我正在尝试将 JSON 文档从 Couchbase 迁移到 Neo4j。收到文档后,我通过读取一些字段来找出要创建的对象的类型。每个节点对象类从 Transaction 类继承一些节点属性,如 ID、标签和版本(用于乐观锁定)。
节点类示例:
@Node
public class User extends Transaction{
public static final String featureID = "12109";
public static final String featureVariantID = "000";
@Property("FullName")
private String fullName;
@Property(name = "Alias")
private String alias;
@Property(name = "EmploymentType")
private String employmentType;
@Property(name = "EmployeeCode")
private String employeeCode;
@Relationship("LineManager")
Set<RelatedTo<User>> lineManagers;
@Relationship("FunctionalManager")
Set<RelatedTo<User>> functionalManagers;
@Relationship("LegalEntity")
Set<RelatedTo<LegalEntity>> legalEntities;
// More relations like these
public User() {
}
public User(String transactionID, String tenantID) {
super(featureID, featureVariantID, transactionID, tenantID);
this.fullName = "";
this.alias = "";
this.employmentType = "";
this.employeeCode = "";
lineManagers = new LinkedHashSet<>();
functionalManagers = new LinkedHashSet<>();
legalEntities = new LinkedHashSet<>();
// ....
}
//Getters and Setters
// Used to get which fields of the JSON document are to be used to populate the relationship sets
private static final Map<String, String> allowedRelationships = new HashMap<>();
static {
allowedRelationships.put("LineManager", "Data.LineManagerUserID");
allowedRelationships.put("FunctionalManager", "Data.FunctionalManagerUserID");
allowedRelationships.put("LegalEntity", "Data.EmployeeLegalEntityID");
}
public Map<String, String> getAllowedRelationships() {
return User.allowedRelationships;
}
}
除此之外,还有其他 12 个类具有类似的结构。
关系实体的结构为:
@RelationshipProperties
public class RelatedTo<T extends Transaction> extends BaseRelationship <T>{
@Property("DocumentID")
private String documentID;
public RelatedTo() {
}
public RelatedTo(String effectiveFromTimestamp, String effectiveTillTimestamp, String status, T target, String documentID) {
super(effectiveTillTimestamp, effectiveFromTimestamp, status, target);
this.documentID = documentID;
}
//Getter and Setter
}
继承自父类:
@RelationshipProperties
public class BaseRelationship <Target extends Transaction>{
@Id
@GeneratedValue
private Long id;
@Property("EffectiveTillTimestamp")
private String effectiveTillTimestamp;
@Property("EffectiveFromTimestamp")
private String effectiveFromTimestamp;
@Property("Status")
private String status;
@TargetNode
private Target targetNode;
public BaseRelationship(String effectiveTillTimestamp, String effectiveFromTimestamp, String status, Target targetNode) {
this.effectiveTillTimestamp = effectiveTillTimestamp;
this.effectiveFromTimestamp = effectiveFromTimestamp;
this.status = status;
this.targetNode = targetNode;
}
public BaseRelationship() {
}
// Getters and Setters
}
为了确定要创建的对象的类型,我使用了反射,它返回一个
<T extends Transaction> Class<T>
对象。
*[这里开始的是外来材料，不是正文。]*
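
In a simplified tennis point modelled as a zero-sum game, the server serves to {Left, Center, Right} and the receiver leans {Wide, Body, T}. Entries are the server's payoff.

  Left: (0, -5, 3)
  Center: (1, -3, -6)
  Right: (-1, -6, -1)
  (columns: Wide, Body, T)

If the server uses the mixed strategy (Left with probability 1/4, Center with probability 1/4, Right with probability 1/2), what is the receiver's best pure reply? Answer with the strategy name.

Body

If the receiver plays Wide, the server's expected payoff is (1/4)·0 + (1/4)·1 + (1/2)·(-1) = -1/4.
If the receiver plays Body, the server's expected payoff is (1/4)·(-5) + (1/4)·(-3) + (1/2)·(-6) = -5.
If the receiver plays T, the server's expected payoff is (1/4)·3 + (1/4)·(-6) + (1/2)·(-1) = -5/4.
The receiver minimizes the server's payoff; the smallest is -5, so the best response is Body.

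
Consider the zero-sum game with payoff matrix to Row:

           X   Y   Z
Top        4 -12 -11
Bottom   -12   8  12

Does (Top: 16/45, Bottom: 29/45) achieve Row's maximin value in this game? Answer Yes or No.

No

Against X this mix gives (16/45)·4 + (29/45)·(-12) = -284/45.
Against Y this mix gives (16/45)·(-12) + (29/45)·8 = 8/9.
Against Z this mix gives (16/45)·(-11) + (29/45)·12 = 172/45.
Column will play X, holding Row to -284/45. Shifting weight toward the row that does better against X would raise this floor (the equalizing mix achieves -28/9 against both X and Y), so the proposed strategy is not optimal.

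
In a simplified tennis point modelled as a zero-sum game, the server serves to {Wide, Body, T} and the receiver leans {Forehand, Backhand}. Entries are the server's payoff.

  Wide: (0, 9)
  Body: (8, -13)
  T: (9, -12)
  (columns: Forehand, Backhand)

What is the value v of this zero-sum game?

Row minima: Wide → 0, Body → -13, T → -12; maximin = 0.
Column maxima: Forehand → 9, Backhand → 9; minimax = 9.
0 ≠ 9, so there is no saddle point; optimal play is mixed.
Body is strictly dominated by T, so the server never plays it.
On the remaining 2×2 (Wide, T vs Forehand, Backhand):
Let the server play Wide with probability p. Expected payoff against Forehand: 0p + 9(1−p) = −9p + 9; against Backhand: 9p + (-12)(1−p) = 21p − 12.
Setting these equal: −9p + 9 = 21p − 12 ⇒ −30p = -21 ⇒ p = 7/10, and the value is (-9)·(7/10) + 9 = 27/10.
For the receiver: with q = P(Forehand), equating Wide's and T's payoffs gives −9q + 9 = 21q − 12 ⇒ q = 7/10.

27/10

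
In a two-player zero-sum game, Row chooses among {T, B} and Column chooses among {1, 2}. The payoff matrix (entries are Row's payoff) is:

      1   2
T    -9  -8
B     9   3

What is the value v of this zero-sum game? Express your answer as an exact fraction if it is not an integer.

Row minima: T → -9, B → 3; maximin = 3.
Column maxima: 1 → 9, 2 → 3; minimax = 3.
Since maximin = minimax = 3, there is a saddle point and the value is 3.

3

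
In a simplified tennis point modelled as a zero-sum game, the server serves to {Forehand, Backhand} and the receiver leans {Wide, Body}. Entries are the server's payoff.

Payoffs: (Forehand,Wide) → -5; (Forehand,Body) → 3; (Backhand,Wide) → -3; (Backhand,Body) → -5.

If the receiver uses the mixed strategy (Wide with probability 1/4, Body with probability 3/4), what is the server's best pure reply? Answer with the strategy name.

Expected payoff of Forehand: (1/4)·(-5) + (3/4)·3 = 1.
Expected payoff of Backhand: (1/4)·(-3) + (3/4)·(-5) = -9/2.
The largest is 1, so the server's best response is Forehand.

Forehand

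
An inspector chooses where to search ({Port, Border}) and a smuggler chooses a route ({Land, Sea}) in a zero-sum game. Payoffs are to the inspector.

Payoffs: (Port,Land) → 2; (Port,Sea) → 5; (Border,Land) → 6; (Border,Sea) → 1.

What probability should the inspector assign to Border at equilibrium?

3/8

Row minima: Port → 2, Border → 1; maximin = 2.
Column maxima: Land → 6, Sea → 5; minimax = 5.
2 ≠ 5, so there is no saddle point; optimal play is mixed.
Let the inspector play Port with probability p. Expected payoff against Land: 2p + 6(1−p) = −4p + 6; against Sea: 5p + 1(1−p) = 4p + 1.
Setting these equal: −4p + 6 = 4p + 1 ⇒ −8p = -5 ⇒ p = 5/8, and the value is (-4)·(5/8) + 6 = 7/2.
For the smuggler: with q = P(Land), equating Port's and Border's payoffs gives −3q + 5 = 5q + 1 ⇒ q = 1/2.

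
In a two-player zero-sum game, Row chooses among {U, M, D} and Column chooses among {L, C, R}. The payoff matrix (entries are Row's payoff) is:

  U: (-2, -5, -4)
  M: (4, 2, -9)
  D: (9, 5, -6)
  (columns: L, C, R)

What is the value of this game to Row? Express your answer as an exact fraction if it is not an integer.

-25/6

Row minima: U → -5, M → -9, D → -6; maximin = -5.
Column maxima: L → 9, C → 5, R → -4; minimax = -4.
-5 ≠ -4, so there is no saddle point; optimal play is mixed.
M is strictly dominated by D, so Row never plays it.
L is strictly dominated by C (it gives Row strictly more in every row), so Column never plays it.
On the remaining 2×2 (U, D vs C, R):
Let Row play U with probability p. Expected payoff against C: (-5)p + 5(1−p) = −10p + 5; against R: (-4)p + (-6)(1−p) = 2p − 6.
Setting these equal: −10p + 5 = 2p − 6 ⇒ −12p = -11 ⇒ p = 11/12, and the value is (-10)·(11/12) + 5 = -25/6.
For Column: with q = P(C), equating U's and D's payoffs gives −q − 4 = 11q − 6 ⇒ q = 1/6.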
然后我创建节点并将其保存到 Neo4j 中。之后,我再次阅读文档以创建该节点的关系以及一些数据处理,然后保存节点。喜欢:
{
LegalEntity parentNode = transactionRepository.getOrCreateNode(transactionMap, tenantID, relTransactionID, LegalEntity.class);// fetching node from database
RelatedTo<LegalEntity> newParentRelationship = new RelatedTo<>(effectiveFromTimestamp, effectiveTillTimestamp, status, parentNode, documentID);
Set<RelatedTo<LegalEntity>> existingRelationships = user.getLegalEntities();
// some processing of data and then updating the above set
}
问题是每次保存需要 4-10 秒,包括处理、获取和保存。每个节点可以包含 10-15 个关系。这意味着每个关系的创建时间超过 400 毫秒。
有什么方法可以提高速度,因为我必须从 couchbase 导入超过 50,000 个文档。
目前我正在单个线程中更新每个节点和关系。我尝试使用 ExecutorService 来完成此操作,但保存操作会陷入死锁并抛出乐观锁定异常或瞬态数据访问异常。
Spring Data 不太适合 ETL,因为它需要反序列化和重新序列化,这对于大量记录来说不可扩展。
如果从 Couchbase 导出为中间格式(例如 CSV),然后从该格式导入 Neo4j(例如使用 neo4j-admin 工具),速度会快得多。